A crucial assumption of our concept is that the camera operator is honest and does not use intentionally modified cameras. It would be relatively easy to include two processing boards into the camera housing. For user-based attestation, only the trustworthy system is used while the other one servers other tasks which remain unnoticed by the user. One way to eliminate this kind of setup would be to require an additional certification of camera systems by some other party than the camera operator or manufacturer. This could, e.g., be some government agency. But ultimately, there has to be some entity that can be trusted. This is not much different from other, established security concepts such as SSL certificates used to protect https connections.

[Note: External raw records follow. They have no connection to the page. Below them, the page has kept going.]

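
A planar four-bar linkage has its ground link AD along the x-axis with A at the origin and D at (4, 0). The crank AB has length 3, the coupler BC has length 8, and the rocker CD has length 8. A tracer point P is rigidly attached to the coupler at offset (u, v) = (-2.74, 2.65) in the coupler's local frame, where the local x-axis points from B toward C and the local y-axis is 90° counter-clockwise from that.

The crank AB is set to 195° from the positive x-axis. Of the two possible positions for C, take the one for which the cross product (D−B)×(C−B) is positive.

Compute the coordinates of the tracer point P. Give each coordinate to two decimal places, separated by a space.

A=(0,0), D=(4.00,0)
B = A + 3.00·(cos195°, sin195°) = (-2.8978, -0.7765)
|BD| = 6.9413
circle(B,8.00) ∩ circle(D,8.00): a=3.4707, h=7.2079
  candidates: C₊=(-0.2552,6.7745) cross=50.033; C₋=(1.3574,-7.5509) cross=-50.033
  mode + wants cross > 0 → take C=(-0.2552,6.7745) (cross=50.033)
ex = (C−B)/|BC| = (0.3303,0.9439); ey = (-0.9439,0.3303)
P = B + -2.74·ex + 2.65·ey = (-6.3041,-2.4873)

-6.30 -2.49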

The achieved distances for barcode detection are relatively short, which might be a problem with cameras that, e.g., are mounted very high. For the prototype, we directly perform barcode detection for unmodified, captured images. We assume that performance could be increased by enhancing and preprocessing the input images. Performance of visual tagging systems continues to evolve and novel systems such as Bokode [27] are reported to work for distances of up to several meters. On the other hand, the relatively low detection distance reduced the risk that barcodes are captured by another camera. A potential attacker might try to read the barcode from a distance using a camera with a high-quality zoom lens. As a protection against this type of attack, we suggest that the phone’s screen is equipped with a privacy protection filter. These filters are frequently used on business laptops to restrict the viewing angle such that the displayed content is only visible when looking straight onto the screen.

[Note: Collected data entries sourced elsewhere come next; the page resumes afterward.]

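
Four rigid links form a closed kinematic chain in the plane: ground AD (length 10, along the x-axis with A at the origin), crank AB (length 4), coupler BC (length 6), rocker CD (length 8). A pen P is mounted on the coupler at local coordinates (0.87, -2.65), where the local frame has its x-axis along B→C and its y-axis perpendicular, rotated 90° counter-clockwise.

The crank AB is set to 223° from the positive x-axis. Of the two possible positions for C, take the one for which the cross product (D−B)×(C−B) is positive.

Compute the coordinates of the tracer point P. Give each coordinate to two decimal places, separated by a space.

A=(0,0), D=(10.00,0)
B = A + 4.00·(cos223°, sin223°) = (-2.9254, -2.7280)
|BD| = 13.2102
circle(B,6.00) ∩ circle(D,8.00): a=5.5453, h=2.2912
  candidates: C₊=(2.0272,0.6590) cross=30.268; C₋=(2.9735,-3.8247) cross=-30.268
  mode + wants cross > 0 → take C=(2.0272,0.6590) (cross=30.268)
ex = (C−B)/|BC| = (0.8254,0.5645); ey = (-0.5645,0.8254)
P = B + 0.87·ex + -2.65·ey = (-0.7114,-4.4243)

-0.71 -4.42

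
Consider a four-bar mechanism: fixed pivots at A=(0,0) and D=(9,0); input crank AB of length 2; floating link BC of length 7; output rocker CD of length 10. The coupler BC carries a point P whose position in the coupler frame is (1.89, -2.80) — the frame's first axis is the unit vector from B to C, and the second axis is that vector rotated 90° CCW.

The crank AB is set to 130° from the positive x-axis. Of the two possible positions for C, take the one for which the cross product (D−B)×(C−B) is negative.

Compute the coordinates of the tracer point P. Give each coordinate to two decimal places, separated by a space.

-3.52 -1.00

A=(0,0), D=(9.00,0)
B = A + 2.00·(cos130°, sin130°) = (-1.2856, 1.5321)
|BD| = 10.3991
circle(B,7.00) ∩ circle(D,10.00): a=2.7474, h=6.4383
  candidates: C₊=(2.3804,7.4954) cross=66.952; C₋=(0.4833,-5.2407) cross=-66.952
  mode - wants cross < 0 → take C=(0.4833,-5.2407) (cross=-66.952)
ex = (C−B)/|BC| = (0.2527,-0.9675); ey = (0.9675,0.2527)
P = B + 1.89·ex + -2.80·ey = (-3.5171,-1.0041)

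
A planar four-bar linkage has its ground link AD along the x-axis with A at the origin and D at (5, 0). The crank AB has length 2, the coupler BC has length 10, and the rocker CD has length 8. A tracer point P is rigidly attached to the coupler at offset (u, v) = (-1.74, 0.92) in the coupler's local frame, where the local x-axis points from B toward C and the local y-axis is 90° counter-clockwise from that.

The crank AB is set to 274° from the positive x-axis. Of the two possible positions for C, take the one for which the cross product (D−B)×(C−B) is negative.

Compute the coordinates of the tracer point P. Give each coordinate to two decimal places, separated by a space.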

Another type of attack that must be considered is denial of service (DoS) attacks. A simple and cheap form of attack would be to print a 2D barcode with an attestation request on a sheet of paper and attach it, e.g., to a wall in the field of view of the camera. The camera would then continuously detect and decode the barcode in every captured frame. To prevent successive executions of the TPM_Quote command, the camera could keep recently seen nonces N 1 in a cache and only execute the quote command if the nonce is fresh. Nevertheless, the pointless effort of detecting the same barcode over and over again remains. Considering the runtime for barcode detection, this can easily overload the camera and render it useless for its actual surveillance tasks. To limit this risk, we suggest not to check every captured frame for a barcode, but to perform barcode detection only at a predefined interval (e.g., every 5 s). If the same barcode was read consecutively, this interval could be increased.

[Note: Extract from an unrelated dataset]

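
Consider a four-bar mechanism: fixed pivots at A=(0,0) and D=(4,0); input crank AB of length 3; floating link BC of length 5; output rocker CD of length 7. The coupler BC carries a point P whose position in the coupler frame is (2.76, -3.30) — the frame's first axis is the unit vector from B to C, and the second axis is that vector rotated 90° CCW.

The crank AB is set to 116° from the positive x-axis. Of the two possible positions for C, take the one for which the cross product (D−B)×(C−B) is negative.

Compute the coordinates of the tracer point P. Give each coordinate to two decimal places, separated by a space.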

7 Conclusions and future work

In this work, we presented a concept for user-centric privacy awareness in video surveillance. The proposed system follows a community-based approach and empowers monitored persons to actively participate in registering cameras. The collected information is used to warn users of violations of their personal privacy policy. Users do not need specific devices, but all functionality can be implemented on conventional smartphones. Moreover, the system can be launched with support for basic privacy awareness levels and is easily extendable to more advanced levels once the required, trustworthy camera systems become available.

The primary focus of this study is on the realization of the highest privacy protection level. We have presented a system architecture and in-depth description for a direct user feedback mechanism. Based on established security technology, users gain insight into applications running on a camera. With the help of the TrustCenter, behavioral information and human comprehensible descriptions can be obtained. We presented an extensive performance analysis based on a prototype implementation. The results illustrate the practical feasibility of the approach using available technology.

In a future study, we intend to investigate several aspects including a more complete TrustCenter implementation, a security analysis of the proposed protocols and extended evaluations of barcode detection performance under various conditions (e.g., indoor vs. outdoor). Finally, a user study could help to determine how, in what form and at what detail TrustCenter reports should be presented to maximize user benefit.